If we were to use the term “Cybercrime” you’d possibly either picture a futuristic police squad from a sci-fi movie or perhaps a typically nerdy hacker, tapping away on his laptop, spreading viruses to get some attention. The truth is, Cybercrime is bigger than the global black market in marijuana, cocaine and heroin combined!
There was a time when the risks to a business were easily defined, it used to be that you’d only need to invest in security for your physical assets, nowadays you need to safeguard your virtual assets too. Any company dealing with electronic data is at risk of a cyber breach or data leak, in fact more and more companies see it as one of their most pressing risk concerns and yet it’s one of the least insured areas. Source – AIRMIC survey June 2012
Data stored on a network is a threat to almost any business and yet most are only vaguely aware of how exposed they are and what they should do to protect themselves. Anyone who doesn’t have sufficient cyber security could be in breach of personal data protection and fined as a result.

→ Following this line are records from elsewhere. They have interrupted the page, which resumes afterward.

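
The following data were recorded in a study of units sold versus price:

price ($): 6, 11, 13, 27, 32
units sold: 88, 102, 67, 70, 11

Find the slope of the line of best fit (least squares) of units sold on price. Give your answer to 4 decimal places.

n = 5, Σx = 89, Σy = 338, Σxy = 4763, Σx² = 2079
Sxx = Σx² − (Σx)²/n = 2079 − 1584.2 = 494.8
Sxy = Σxy − (Σx)(Σy)/n = 4763 − 6016.4 = -1253.4
b = Sxy/Sxx = -1253.4/494.8 = -2.533145

-2.5331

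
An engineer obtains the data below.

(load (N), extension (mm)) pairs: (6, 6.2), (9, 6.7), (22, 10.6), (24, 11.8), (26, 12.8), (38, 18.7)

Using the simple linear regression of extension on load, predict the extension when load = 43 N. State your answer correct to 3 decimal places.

19.632

n = 6, Σx = 125, Σy = 66.8, Σxy = 1657.3, Σx² = 3297
Sxx = Σx² − (Σx)²/n = 3297 − 2604.166667 = 692.833333
Sxy = Σxy − (Σx)(Σy)/n = 1657.3 − 1391.666667 = 265.633333
b = Sxy/Sxx = 265.633333/692.833333 = 0.383401
a = ȳ − b·x̄ = 11.133333 − 0.383401·20.833333 = 3.145802
ŷ(43) = a + b·43 = 3.145802 + 0.383401·43 = 19.632066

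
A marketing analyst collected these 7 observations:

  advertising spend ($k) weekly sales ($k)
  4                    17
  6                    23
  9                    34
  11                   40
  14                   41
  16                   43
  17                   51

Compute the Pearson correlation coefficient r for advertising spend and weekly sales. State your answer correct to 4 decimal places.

n = 7, Σx = 77, Σy = 249, Σxy = 3081, Σx² = 995, Σy² = 9705
Sxx = Σx² − (Σx)²/n = 995 − 847 = 148
Sxy = Σxy − (Σx)(Σy)/n = 3081 − 2739 = 342
Syy = Σy² − (Σy)²/n = 9705 − 8857.285714 = 847.714286
r = Sxy/√(Sxx·Syy) = 342/√(125461.714286) = 342/354.205751 = 0.965541

0.9655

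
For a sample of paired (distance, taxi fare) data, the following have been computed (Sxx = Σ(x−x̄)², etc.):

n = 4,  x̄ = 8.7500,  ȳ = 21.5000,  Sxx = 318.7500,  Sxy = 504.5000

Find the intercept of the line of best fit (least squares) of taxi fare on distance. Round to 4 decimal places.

b = Sxy/Sxx = 504.5/318.75 = 1.582745
a = ȳ − b·x̄ = 21.5 − 1.582745·8.75 = 7.650980

7.6510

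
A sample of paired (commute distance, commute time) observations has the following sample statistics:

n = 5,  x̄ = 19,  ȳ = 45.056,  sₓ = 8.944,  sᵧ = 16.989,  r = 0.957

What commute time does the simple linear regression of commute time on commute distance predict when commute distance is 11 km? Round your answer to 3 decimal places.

b = r · sᵧ/sₓ = 0.957 · 16.989/8.944 = 1.817808
a = ȳ − b·x̄ = 45.056 − 1.817808·19 = 10.517652
ŷ(11) = a + b·11 = 10.517652 + 1.817808·11 = 30.513538

30.514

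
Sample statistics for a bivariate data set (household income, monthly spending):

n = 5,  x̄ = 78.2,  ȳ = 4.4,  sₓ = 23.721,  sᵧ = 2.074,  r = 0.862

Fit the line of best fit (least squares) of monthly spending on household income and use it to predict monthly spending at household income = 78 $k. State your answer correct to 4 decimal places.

b = r · sᵧ/sₓ = 0.862 · 2.074/23.721 = 0.075367
a = ȳ − b·x̄ = 4.4 − 0.075367·78.2 = -1.493724
ŷ(78) = a + b·78 = -1.493724 + 0.075367·78 = 4.384927

4.3849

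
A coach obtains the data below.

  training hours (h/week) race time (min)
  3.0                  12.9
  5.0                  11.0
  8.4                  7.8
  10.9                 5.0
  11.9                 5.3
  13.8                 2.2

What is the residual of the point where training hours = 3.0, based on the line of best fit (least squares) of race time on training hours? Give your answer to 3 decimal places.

n = 6, Σx = 53, Σy = 44.2, Σxy = 307.15, Σx² = 555.42
Sxx = Σx² − (Σx)²/n = 555.42 − 468.166667 = 87.253333
Sxy = Σxy − (Σx)(Σy)/n = 307.15 − 390.433333 = -83.283333
b = Sxy/Sxx = -83.283333/87.253333 = -0.954500
a = ȳ − b·x̄ = 7.366667 − (-0.954500)·8.833333 = 15.798086
ŷ(3.0) = 15.798086 + (-0.954500)·3 = 12.934585
residual = y − ŷ = 12.9 − 12.934585 = -0.034585

-0.035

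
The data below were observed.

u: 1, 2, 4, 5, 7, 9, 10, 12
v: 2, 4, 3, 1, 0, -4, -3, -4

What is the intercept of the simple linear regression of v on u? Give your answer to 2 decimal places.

4.57

n = 8, Σx = 50, Σy = -1, Σxy = -87, Σx² = 420
Sxx = Σx² − (Σx)²/n = 420 − 312.5 = 107.5
Sxy = Σxy − (Σx)(Σy)/n = -87 − (-6.25) = -80.75
b = Sxy/Sxx = -80.75/107.5 = -0.751163
a = ȳ − b·x̄ = -0.125 − (-0.751163)·6.25 = 4.569767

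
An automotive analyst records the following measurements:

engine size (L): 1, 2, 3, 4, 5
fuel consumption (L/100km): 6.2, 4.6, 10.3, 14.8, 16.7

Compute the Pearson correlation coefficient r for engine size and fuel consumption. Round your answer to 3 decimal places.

0.940

n = 5, Σx = 15, Σy = 52.6, Σxy = 189, Σx² = 55, Σy² = 663.62
Sxx = Σx² − (Σx)²/n = 55 − 45 = 10
Sxy = Σxy − (Σx)(Σy)/n = 189 − 157.8 = 31.2
Syy = Σy² − (Σy)²/n = 663.62 − 553.352 = 110.268
r = Sxy/√(Sxx·Syy) = 31.2/√(1102.68) = 31.2/33.206626 = 0.939572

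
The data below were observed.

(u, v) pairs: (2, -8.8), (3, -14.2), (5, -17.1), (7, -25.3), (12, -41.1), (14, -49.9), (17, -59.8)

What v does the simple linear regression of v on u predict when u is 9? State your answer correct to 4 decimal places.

-32.3263

n = 7, Σx = 60, Σy = -216.2, Σxy = -2531.2, Σx² = 716
Sxx = Σx² − (Σx)²/n = 716 − 514.285714 = 201.714286
Sxy = Σxy − (Σx)(Σy)/n = -2531.2 − (-1853.142857) = -678.057143
b = Sxy/Sxx = -678.057143/201.714286 = -3.361473
a = ȳ − b·x̄ = -30.885714 − (-3.361473)·8.571429 = -2.073088
ŷ(9) = a + b·9 = -2.073088 + (-3.361473)·9 = -32.326346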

Risks are evolving and becoming more complex. In 2011 data breaches corrupted over 174 million records.Source – Verizon’s 2012 Data Breach Investigations Report
Recently the news has been full of successful and foiled ‘cyber plots.’ The Ministry of Justice was fined £140,000 after the details of more than 1,000 inmates at Cardiff prison were emailed to three prisoners’ families and estate agent Foxtons suffered a possible data breach when a list of 10,000 e-mail addresses, usernames and passwords were posted online.
It isn’t just big business that can be targeted, hackers are just as likely to aim for a larger company through their supply chain. Very often they will aim low in the hope that a virus could infect systems higher up the chain. Sectors particularly at risk include UK companies with US operations, universities and colleges, retailers, the hotel, travel and leisure industry, telecom companies, utilities and financial institutions.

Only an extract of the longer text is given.